For chefs coffee isn’t just for drinking. Aside from adding it to the usual dishes – mousses, cakes and martinis – the slightly bitter, peppy flavour is an ideal enhancement to stocks, stews, pot roasts and braised meats. Most home cooks would never think to dump coffee into their beef stew, but professional chefs know it’s pure genius.

I’m forever looking for that one thing that’s going to unlock the flavor. And when it comes to anything chocolate, that thing is coffee. I can’t think of a time when I made a chocolate dessert that I didn’t add it to. Coffee gives the chocolate a brightness and really brings out its richness, yet you’ll hardly taste it. The bitter compounds in coffee create incredible depth in savory applications too.

Aged Balsamic Vinegar

Aged Balsamic Vinegar (image credits: unsplash)
Aged Balsamic Vinegar (image credits: unsplash)

Not the stuff you find in plastic bottles at the supermarket. The balsamic I like to use is DOP approved by the Consorzio di Modena. The brand I use is Sogno Toscano, which is aged for a minimum of 25 years. Professional chefs treat aged balsamic like liquid gold, and for good reason.

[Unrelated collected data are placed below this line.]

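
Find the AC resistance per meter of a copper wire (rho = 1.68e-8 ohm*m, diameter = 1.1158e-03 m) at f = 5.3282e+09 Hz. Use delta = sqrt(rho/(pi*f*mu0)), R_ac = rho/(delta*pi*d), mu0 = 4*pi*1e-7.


delta = sqrt(1.68e-8 / (pi * 5.3282e+09 * 4*pi*1e-7)) = 8.936851e-07 m
R_ac = 1.68e-8 / (8.936851e-07 * pi * 1.1158e-03) = 5.363 ohm/m

5.363 ohm/m


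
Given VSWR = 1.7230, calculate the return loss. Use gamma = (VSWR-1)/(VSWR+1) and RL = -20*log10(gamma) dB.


gamma = (1.7230 - 1) / (1.7230 + 1) = 0.2655160
RL = -20 * log10(0.2655160) = 11.52 dB

11.52 dB


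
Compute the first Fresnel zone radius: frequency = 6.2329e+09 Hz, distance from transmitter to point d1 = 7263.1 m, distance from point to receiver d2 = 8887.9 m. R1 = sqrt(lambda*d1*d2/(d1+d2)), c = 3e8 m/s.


lambda = c / f = 3.0000e+08 / 6.2329e+09 = 0.04813169 m
R1 = sqrt(0.04813169 * 7263.1 * 8887.9 / (7263.1 + 8887.9)) = 13.87 m

13.87 m


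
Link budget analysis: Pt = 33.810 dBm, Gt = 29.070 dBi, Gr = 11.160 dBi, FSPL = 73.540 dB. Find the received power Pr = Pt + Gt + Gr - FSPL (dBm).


Pr = 33.810 + 29.070 + 11.160 - 73.540 = 0.50 dBm

0.50 dBm


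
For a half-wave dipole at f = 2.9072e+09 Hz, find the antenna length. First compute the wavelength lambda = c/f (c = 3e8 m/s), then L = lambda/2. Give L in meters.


lambda = c / f = 3.0000e+08 / 2.9072e+09 = 0.1031921 m
L = lambda / 2 = 0.1031921 / 2 = 0.05160 m

0.05160 m


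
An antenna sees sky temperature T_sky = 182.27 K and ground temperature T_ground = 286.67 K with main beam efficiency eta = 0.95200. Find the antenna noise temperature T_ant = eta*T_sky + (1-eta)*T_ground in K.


T_ant = 0.95200 * 182.27 + (1 - 0.95200) * 286.67 = 187.3 K

187.3 K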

This extra aged vinegar is more like a glaze or syrup. It is super concentrated, so the best applications would be to drizzle it over a lightly dressed salad, over a freshly grilled steak or with a nice charcuterie board. Blis Elixir XO Sherry Vinegar. It’s sherry vinegar aged in an eight-barrel solera system, the casks previously used for maple-cured bourbon. The result is a syrupy, dark elixir that tastes like butterscotch.

These ten ingredients represent the difference between cooking and creating culinary magic. Professional chefs understand that exceptional food isn’t just about technique – it’s about having the right tools in your flavor arsenal. Each of these secret weapons can transform ordinary ingredients into extraordinary experiences, proving that sometimes the smallest changes make the biggest difference. What surprised you most about these chef secrets?